Initial simple management can go a long way – sit the patient up, put on O2.

Just the application of O2 can reverse some of the catecholeamine release and vasoconstriction and can go a long way to improve the patient.

The application of PEEP in hypoxic patients who aren’t too hypotensive will also help – the increase in intrathoracic pressure provided by PEEP will reduce both the preload and afterload, taking some of the work off the heart. It will also help in recruiting lung, easing the work of breathing and reversing any shunt in the lung.

Loop diuretics are commonly used – the initial effect of furosemide is venodilation reducing preload and then the inhibition of Na reabsorption in the Loop of Henle creates a diuretic effect, reversing the consequences of RAAS activation. The suggested dosing of furosemide is 20-40mg IV initially, however, given the vasoconstricted state of most patients with heart failure and pulmonary oedema, it may take over an hour to have a diuretic effect due to poor renal perfusion. The initial benefit seen is usually from vasodilation.
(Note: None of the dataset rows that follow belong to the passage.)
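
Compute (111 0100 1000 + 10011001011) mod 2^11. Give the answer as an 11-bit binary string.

  11101001000
+ 10011001011
= 10000010011  (discard carry-out 1)

10000010011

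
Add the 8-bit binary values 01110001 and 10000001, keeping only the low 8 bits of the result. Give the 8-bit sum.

11110010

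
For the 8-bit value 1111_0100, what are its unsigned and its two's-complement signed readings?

unsigned = 244, signed = -12

Unsigned: 11110100 = 244.
Signed: MSB=1 → 244 − 256 = -12.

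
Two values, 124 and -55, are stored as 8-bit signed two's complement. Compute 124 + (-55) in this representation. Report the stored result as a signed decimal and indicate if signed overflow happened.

69; no overflow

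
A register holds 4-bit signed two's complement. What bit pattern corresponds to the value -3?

1101

|-3| = 3 = 0011 in 4 bits.
Invert the bits: 1100. Add 1: 1101.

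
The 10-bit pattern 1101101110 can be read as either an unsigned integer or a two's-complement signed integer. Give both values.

unsigned = 878, signed = -146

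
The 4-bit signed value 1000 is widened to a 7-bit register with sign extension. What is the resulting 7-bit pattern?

1111000

MSB of 1000 is 1; replicate it into the new high bits.
111|1000 → 1111000 (still -8).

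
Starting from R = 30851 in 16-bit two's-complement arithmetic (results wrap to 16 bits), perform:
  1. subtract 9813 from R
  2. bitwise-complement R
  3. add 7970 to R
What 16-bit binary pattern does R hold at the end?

Start: R = 30851 = 0111100010000011.
R = 30851 − 9813 = 21038 = 0101001000101110
R = NOT 0101001000101110 = 1010110111010001 = -21039
R = -21039 + 7970 = -13069 = 1100110011110011

1100110011110011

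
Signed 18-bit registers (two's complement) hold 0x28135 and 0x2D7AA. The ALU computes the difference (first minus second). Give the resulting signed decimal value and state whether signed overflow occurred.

-22133; no overflow

0x28135 = 101000000100110101 = -97995 (signed)
0x2D7AA = 101101011110101010 = -75862 (signed)
Subtract via negate-and-add: invert 101101011110101010 + 1 = 010010100001010110 (i.e. 75862).
  101000000100110101
+ 010010100001010110
= 111010100110001011
Result 111010100110001011: MSB = 1 → 240011 − 262144 = -22133.
Addends (after negating the subtrahend) have opposite signs, so signed overflow cannot occur.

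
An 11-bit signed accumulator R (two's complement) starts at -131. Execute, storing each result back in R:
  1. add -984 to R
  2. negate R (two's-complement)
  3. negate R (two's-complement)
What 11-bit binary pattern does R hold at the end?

01110100101

Start: R = -131 = 11101111101.
R = -131 + (-984) = -1115; wraps to 933 = 01110100101
R = −(933) = -933 = 10001011011
R = −(-933) = 933 = 01110100101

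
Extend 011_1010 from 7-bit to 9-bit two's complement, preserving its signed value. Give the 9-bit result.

000111010

MSB of 0111010 is 0; replicate it into the new high bits.
00|0111010 → 000111010 (still 58).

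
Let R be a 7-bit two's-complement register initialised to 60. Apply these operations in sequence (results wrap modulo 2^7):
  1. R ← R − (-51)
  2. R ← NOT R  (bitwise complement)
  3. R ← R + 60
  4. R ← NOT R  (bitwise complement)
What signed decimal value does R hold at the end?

51

Start: R = 60 = 0111100.
R = 60 − (-51) = 111; wraps to -17 = 1101111
R = NOT 1101111 = 0010000 = 16
R = 16 + 60 = 76; wraps to -52 = 1001100
R = NOT 1001100 = 0110011 = 51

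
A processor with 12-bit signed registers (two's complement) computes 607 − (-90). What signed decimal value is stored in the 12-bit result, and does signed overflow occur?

697; no overflow

607 → 001001011111
-90 → 111110100110
Subtract via negate-and-add: invert 111110100110 + 1 = 000001011010 (i.e. 90).
  001001011111
+ 000001011010
= 001010111001
Result 001010111001: MSB = 0 → value 697.
Both addends (after negating the subtrahend) are non-negative and so is the stored result: no signed overflow.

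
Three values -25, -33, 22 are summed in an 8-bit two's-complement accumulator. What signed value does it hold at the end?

-25 + (-33) = -58 (11000110)
-58 + 22 = -36 (11011100)

-36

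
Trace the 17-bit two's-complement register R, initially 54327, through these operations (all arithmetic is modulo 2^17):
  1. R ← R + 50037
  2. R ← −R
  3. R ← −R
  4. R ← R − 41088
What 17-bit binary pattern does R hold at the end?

Start: R = 54327 = 01101010000110111.
R = 54327 + 50037 = 104364; wraps to -26708 = 11001011110101100
R = −(-26708) = 26708 = 00110100001010100
R = −(26708) = -26708 = 11001011110101100
R = -26708 − 41088 = -67796; wraps to 63276 = 01111011100101100

01111011100101100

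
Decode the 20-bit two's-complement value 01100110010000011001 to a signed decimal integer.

418841

MSB is 0, so the value is non-negative: 01100110010000011001 = 418841.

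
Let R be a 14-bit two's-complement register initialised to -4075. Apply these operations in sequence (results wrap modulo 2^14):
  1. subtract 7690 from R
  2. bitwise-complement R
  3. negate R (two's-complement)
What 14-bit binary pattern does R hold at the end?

01001000001100

Start: R = -4075 = 11000000010101.
R = -4075 − 7690 = -11765; wraps to 4619 = 01001000001011
R = NOT 01001000001011 = 10110111110100 = -4620
R = −(-4620) = 4620 = 01001000001100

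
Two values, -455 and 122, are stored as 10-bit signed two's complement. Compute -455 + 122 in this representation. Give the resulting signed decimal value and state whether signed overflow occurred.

-333; no overflow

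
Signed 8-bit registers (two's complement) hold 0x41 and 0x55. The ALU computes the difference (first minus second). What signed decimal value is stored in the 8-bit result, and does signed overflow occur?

-20; no overflow

0x41 = 01000001 = 65 (signed)
0x55 = 01010101 = 85 (signed)
Subtract via negate-and-add: invert 01010101 + 1 = 10101011 (i.e. -85).
  01000001
+ 10101011
= 11101100
Result 11101100: MSB = 1 → 236 − 256 = -20.
Addends (after negating the subtrahend) have opposite signs, so signed overflow cannot occur.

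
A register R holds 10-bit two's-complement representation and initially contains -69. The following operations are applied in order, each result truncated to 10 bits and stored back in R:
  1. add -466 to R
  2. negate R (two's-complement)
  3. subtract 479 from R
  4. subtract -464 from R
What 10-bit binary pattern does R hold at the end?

Start: R = -69 = 1110111011.
R = -69 + (-466) = -535; wraps to 489 = 0111101001
R = −(489) = -489 = 1000010111
R = -489 − 479 = -968; wraps to 56 = 0000111000
R = 56 − (-464) = 520; wraps to -504 = 1000001000

1000001000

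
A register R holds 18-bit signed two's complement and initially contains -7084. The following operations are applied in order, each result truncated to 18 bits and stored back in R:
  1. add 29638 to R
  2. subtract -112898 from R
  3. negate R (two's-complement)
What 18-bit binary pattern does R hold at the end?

011110111011100100

Start: R = -7084 = 111110010001010100.
R = -7084 + 29638 = 22554 = 000101100000011010
R = 22554 − (-112898) = 135452; wraps to -126692 = 100001000100011100
R = −(-126692) = 126692 = 011110111011100100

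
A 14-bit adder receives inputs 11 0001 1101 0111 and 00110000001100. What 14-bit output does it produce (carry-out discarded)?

11110111100011

  11000111010111
+ 00110000001100
= 11110111100011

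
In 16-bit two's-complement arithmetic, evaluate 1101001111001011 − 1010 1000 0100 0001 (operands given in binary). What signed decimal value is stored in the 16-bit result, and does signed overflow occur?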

Vasodilation can also be achieved by using nitrates and historically nitroprusside. At low doses GTN causes venous dilation and at higher doses it causes arterial vasodilation. In the hyper/normotensive heart failure patient they can have significant role in improving cardiac function by reducing afterload and preload. In extremis a GTN spray can be administered whilst other treatments are being established but the usual practice is to use an infusion (10-20micrograms/min, increasing every 3-5mins to a max of 200mcg/min). Remembering that there can be a lag in its effect when at low infusion rates due to the dead space of the cannula (ie 1-2mm maybe in the cannula before it enters the body to have a physiological effect)

Inotropes. In the hypotensive and dry patients a small fluid bolus can be helpful as they likely have a very low preload, however in the wet patients the only real option when they are hypotensive is inotropes. Dobutamine is the first choice inotrope, however they are very much a last resort as they are associated with higher mortality and logically are limited in heart failure patients as they ask a failing heart to beat harder and fast with increased O2 demand. The place where they have a role maybe around MI and PCI or post ROSC where myocardial stunning and resolution of the initial insult has occurred.

Opiates have been shown to cause harm in acute heart failure and should only be used when also treating a precipitant primary myocardial infarction.